TI: When you would come back to Spokane, how would, how would Spokane, sort of that downtown area, how would that be changing?

RY: Well, I don't know... I didn't feel any change, 'cause I don't know, I didn't, I wasn't... I didn't, I didn't think there was any. I don't know, church, I go to church, there wasn't anything there that made, made me feel different. Judo, we didn't have judo at that time until real late, in '34 or... so I didn't, I wasn't getting close to any Japanese families. But in... but my mother noticed that, well, I wasn't doing anything, and my brother, oldest brother, aeronautical engineer wasn't doing anything, so he got, my brother Ed, he's what do you call them, quadriplegic, he had to be... well, he, he couldn't walk too well at that time. And so she started us out on this apartment house, which was a fairly nice apartment house.

TI: So your mother got the three brothers sort of started in the apartment management business?

RY: Yeah. So, well, then my brother, my brother Ed, he got himself wrapped up in his bookkeeping. He was, he went to Spokane Business College to take up bookkeeping, and my brother Floyd, he was, he was an aeronautical engineer, so one of his friends, architect friends, hired him as a, I guess, I don't know, what do they do? Drawing?

TI: Sort of a draftsman?

RY: Yeah, draftsman, that's it. And so after that, well...

TI: So where did Floyd graduate from to get his aeronautical engineering degree?

RY: Oh, he graduated from the University of Washington, and what year, I forgot what year, but then, but he tells me that there was other, other students that were not as, you might say, bright as him, were getting hired from Boeing, and he wouldn't get hired. So he decided to go to Japan, that was before the war. And he went to Japan and within a year, he got a job, right away. And he was telling me that as long as there are university students, graduate from a university, you are the, what do you call them, the masters or sensei. And they always bowed to him, you know, while he was working there.
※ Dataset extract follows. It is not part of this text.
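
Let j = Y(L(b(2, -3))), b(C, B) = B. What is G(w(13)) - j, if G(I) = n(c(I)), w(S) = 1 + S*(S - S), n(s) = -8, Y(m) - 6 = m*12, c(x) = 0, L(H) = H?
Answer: 22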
TI: So it's interesting, so when he graduated with his aeronautical engineering degree, he couldn't get a job in Boeing, and when he went to Japan, he got a job quickly, and they, they really sort of looked up to him because of his, his education. So in one place he was shunned, and another place he was, he was accepted.

RY: Right. And then just before the war, January or February, the company that he was working for told him to go back to the United States and get more educated on, you know, aeronautical engineering, go to the different factories and learn a little bit more. So that was, I guess it was... it was, it was a little before Pearl Harbor, and they sent him back, he went, he went to work at California, one of those factories down there.

TI: So I'm curious, when he was in Japan and they sent him back, I'm curious, did he have any inking that, that there might be war between Japan and the United States?

RY: No, he didn't have any inkling. But after it started, you would think that they had something, but he didn't have any idea, or they didn't talk about it over there, I guess. He was just, he was just another employee over there. But he, they, they were kind of impressed with his, his working knowledge of what he had, and he's improved a couple of things, I guess. I don't know, he told me some, couple of little things that he improved at the, at the factory, and they kind of liked him. So I guess that's, that's why they told him to come back and learn a little more.